The main findings of this study are that PVCs arising from the left ventricular septum can be safely and effectively eliminated with RFCA, the localization of optimal ablation site of the PVCs is different with the typical location for ectopy originating from the classical fascicular sites. The distinguishing characteristic of this arrhythmia is that Purkinje potentials were not present at the site of successful ablation, suggesting a myocardial as opposed to fascicular substrate. This is the first report that demonstrated that RFCA eliminates PVCs originating from the left ventricular septum (not from classical fascicular sites) by pace mapping and activation mapping, not by searching for Purkinje potential in the left ventricular septum, and found that most cases with the PVCs arising from the left ventricular septum behaved with parasystolic activity.
In this study, we found that PVCs originating from the left ventricular septum have distinctive ECG characteristics. First, the electrocardiographic patterns are different at the different sites of origin of left septal PVC. For PVCs originating from left anterosuperior septum, their QRS complex morphology were qR or qRs in leads II, III, aVF, Rs (R/s > 1) in leads V5~V6, rs(S) in leadsI, aVL and Qr in lead aVR. For PVCs originating from left posteroinferior septum, their QRS complex morphology were rS in leads II, III, aVF, R(r)S (R/S < 1) in leads V5~V6, qR(s) in leadsI,aVL and qR in lead aVR. The QRS morphology of PVCs originating from the left ventricular septum is similar to that seen in fascicular tachycardia [12
]. Why are there the similarity of the morphology of the premature septal beats and fascicular beats? We suggest that the PVCs may originate from the septal myocardium near by the Purkinje network. Second, most of the PVCs originated from the left septum appear in the form of ventricular parasystole, which is different with fascicular PVCs. In the study, the incidence of ventricular parasystole was 70%. This suggests that the mechanism of the two types of PVCs may be different.
In this study, ventricular parasystole was often observed, sustained ventricular tachycardia was not inducible by electrical stimulation and isoproterenol infusion in all 20 patients, ablation at the site recording the earliest Purkinje potential was not effective in all 20 patients, and Purkinje potentials were not identified at successful sites during point mapping. These suggest enhanced antomaticity, but not reentry as the most likely mechanism of PVCs originating from the left ventricular septum in the study [13
]. The electrophysiologic characteristics of the PVCs originating from the left ventricular septum in the study were different with those from the classical fascicular sites. Therefore, the form of ectopy may occur from the myocardium of the septum, instead of the Purkinje network.
In this study, we demonstrated PVCs arising from the left ventricular anterosuperior and posteroinferior septum can be safely and effectively eliminated with catheter ablation techniques. The immediate ablation success rate was 85%, and the chronic success rate was 80% (16 of 20 patients) during a mean follow-up period of 20.2 months. One patients experienced significant recurrence of PVCs with associated symptoms. The overall success rate for ablation of PVCs originating from the left ventricular septum in the present study nearly corresponded with the results of previous reports for ablation of PVCs originating from RVOT and/or other sites of origin [4
]. The mapping techniques in our study were basically the same as those described in previous studies [4
], which included pace mapping and activation mapping.

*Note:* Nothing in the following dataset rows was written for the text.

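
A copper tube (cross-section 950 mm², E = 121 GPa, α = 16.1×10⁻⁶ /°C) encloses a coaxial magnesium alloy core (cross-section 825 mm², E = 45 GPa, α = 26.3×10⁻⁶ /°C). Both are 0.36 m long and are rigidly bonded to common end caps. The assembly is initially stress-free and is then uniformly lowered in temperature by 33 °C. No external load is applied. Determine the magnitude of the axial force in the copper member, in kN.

P ≈ 9.45 kN (compressive in the copper)

The magnesium alloy has the larger α, so on cooling it would change length more than the copper if both were free. The rigid plates force a common final length, so the magnesium alloy is put into tension and the copper into compression, with equal and opposite forces P (no external load).
Compatibility of the two members (thermal + elastic change equal): (α₁ − α₂)ΔT = P·[1/(A₁E₁) + 1/(A₂E₂)].
|α₁ − α₂|·ΔT = 10.2×10⁻⁶ × 33 = 0.0003366.
1/(A₁E₁) + 1/(A₂E₂) = 1/(950×121×10³) + 1/(825×45×10³) = 3.564×10⁻⁸ N⁻¹.
P = 0.0003366 / 3.564×10⁻⁸ = 9446 N = 9.446 kN.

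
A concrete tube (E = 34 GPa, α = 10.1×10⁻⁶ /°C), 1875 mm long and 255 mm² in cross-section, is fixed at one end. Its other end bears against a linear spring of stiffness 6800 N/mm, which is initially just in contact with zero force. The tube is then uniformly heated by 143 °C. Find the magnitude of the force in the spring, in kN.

P ≈ 7.45 kN

If the spring were absent the tube would lengthen by αΔT L = 10.1×10⁻⁶ × 143 × 1875 = 2.708 mm.
With a force P in the spring, the elastic change of the tube is PL/(AE) and that of the spring is P/k; compatibility requires their sum to equal δ_free.
P [ L/(AE) + 1/k ] = δ_free → P [ 1875/(255×34×10³) + 1/(6800) ] = 2.708.
P = 2.708 / 0.0003633 = 7454 N.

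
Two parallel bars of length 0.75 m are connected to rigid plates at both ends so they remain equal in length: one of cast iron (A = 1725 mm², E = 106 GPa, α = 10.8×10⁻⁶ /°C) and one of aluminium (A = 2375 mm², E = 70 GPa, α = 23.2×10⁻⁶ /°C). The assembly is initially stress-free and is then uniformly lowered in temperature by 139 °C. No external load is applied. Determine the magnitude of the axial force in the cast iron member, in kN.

P ≈ 150 kN (compressive in the cast iron)

The aluminium has the larger α, so on cooling it would change length more than the cast iron if both were free. The rigid plates force a common final length, so the aluminium is put into tension and the cast iron into compression, with equal and opposite forces P (no external load).
Setting the final lengths equal and cancelling L: (α₁ − α₂)ΔT = P/(A₁E₁) + P/(A₂E₂).
|α₁ − α₂|·ΔT = 12.4×10⁻⁶ × 139 = 0.001724.
1/(A₁E₁) + 1/(A₂E₂) = 1/(1725×106×10³) + 1/(2375×70×10³) = 1.148×10⁻⁸ N⁻¹.
So P = 0.001724 / 1.148×10⁻⁸ = 150.1 kN.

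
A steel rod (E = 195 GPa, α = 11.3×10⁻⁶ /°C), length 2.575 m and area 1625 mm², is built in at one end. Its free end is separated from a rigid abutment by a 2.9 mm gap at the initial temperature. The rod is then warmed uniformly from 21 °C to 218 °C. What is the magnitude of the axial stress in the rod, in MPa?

σ ≈ 214 MPa (compressive)

If the wall were absent the rod would grow by αΔT L = 11.3×10⁻⁶ × 197 × 2575 = 5.732 mm.
This exceeds the 2.9 mm gap, so the wall pushes back. The portion of expansion that must be recovered elastically is δ_free − gap = 5.732 − 2.9 = 2.832 mm.
Compatibility: PL/(AE) = 2.832 mm, so σ = P/A = E × (2.832/2575) = 214.5 MPa.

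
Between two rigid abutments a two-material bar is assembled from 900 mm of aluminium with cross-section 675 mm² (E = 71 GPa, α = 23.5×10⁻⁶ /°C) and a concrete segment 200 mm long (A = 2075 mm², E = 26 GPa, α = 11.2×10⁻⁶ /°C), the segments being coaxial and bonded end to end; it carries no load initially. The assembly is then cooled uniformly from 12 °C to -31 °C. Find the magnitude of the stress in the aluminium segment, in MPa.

σ ≈ 66.3 MPa (tensile)

Free thermal contraction of the whole bar: Σ αᵢΔT Lᵢ = 23.5×10⁻⁶×43×900 + 11.2×10⁻⁶×43×200 = 1.006 mm.
Since the ends are fixed, an axial force P builds up, equal in every segment, with P · Σ Lᵢ/(AᵢEᵢ) = δ_free.
The series flexibility is Σ Lᵢ/(AᵢEᵢ) = 900/(675×71×10³) + 200/(2075×26×10³) = 2.249×10⁻⁵ mm/N.
P = 1.006 / 2.249×10⁻⁵ = 44730 N = 44.73 kN, tensile.
σ_{aluminium} = P / A = 44730 / 675 = 66.26 MPa.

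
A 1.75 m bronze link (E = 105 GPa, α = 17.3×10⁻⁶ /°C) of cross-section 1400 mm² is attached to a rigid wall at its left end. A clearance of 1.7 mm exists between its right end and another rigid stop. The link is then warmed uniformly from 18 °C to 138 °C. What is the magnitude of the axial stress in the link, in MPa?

Unrestrained expansion: δ_free = αΔT L = 17.3×10⁻⁶ × 120 × 1750 = 3.633 mm.
After closing the 1.7 mm clearance, 3.633 − 1.7 = 1.933 mm of expansion remains to be suppressed by the wall.
That suppressed elongation corresponds to σ = E·Δ/L = 105×10³ × 1.933/1750 = 116 MPa.

σ ≈ 116 MPa (compressive)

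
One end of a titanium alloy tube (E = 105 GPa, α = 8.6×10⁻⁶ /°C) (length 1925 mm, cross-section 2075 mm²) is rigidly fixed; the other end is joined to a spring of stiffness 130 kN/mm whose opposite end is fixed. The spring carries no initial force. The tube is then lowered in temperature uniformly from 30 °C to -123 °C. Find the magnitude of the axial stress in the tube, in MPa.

σ ≈ 73.9 MPa (tensile)

If the spring were absent the tube would shorten by αΔT L = 8.6×10⁻⁶ × 153 × 1925 = 2.533 mm.
Let P be the tensile force in the spring. The tube extends elastically by PL/(AE) and the spring stretches by P/k; together these equal δ_free.
P [ L/(AE) + 1/k ] = δ_free → P [ 1925/(2075×105×10³) + 1/(130×10³) ] = 2.533.
P = 2.533 / 1.653×10⁻⁵ = 153300 N.
σ = P/A = 153300/2075 = 73.86 MPa.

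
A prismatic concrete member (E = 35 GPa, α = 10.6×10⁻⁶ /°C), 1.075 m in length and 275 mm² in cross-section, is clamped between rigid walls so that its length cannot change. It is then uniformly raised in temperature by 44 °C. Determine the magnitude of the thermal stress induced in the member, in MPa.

σ ≈ 16.3 MPa (compressive)

Because both ends are immovable the net strain is zero, and the suppressed thermal strain is αΔT = 10.6×10⁻⁶ × 44 = 466.4×10⁻⁶.
Hence σ = E·αΔT = 35×10³ × 466.4×10⁻⁶ = 16.32 MPa, compressive.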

No significant complications were observed in our patient group confirming the safety of the procedure.
First, the mechanism of the PVCs arising from the left ventricular septum is thought to be due to enhanced antomaticity, but not reentry, but this remains speculative in the limited clinical study. Second, although the PVCs may occur from the myocardium of the septum, instead of the Purkinje network, it is unknown that how distributed were these septal sites. To increase the accuracy of our study, our results need to be confirmed in a larger prospective randomized patient population.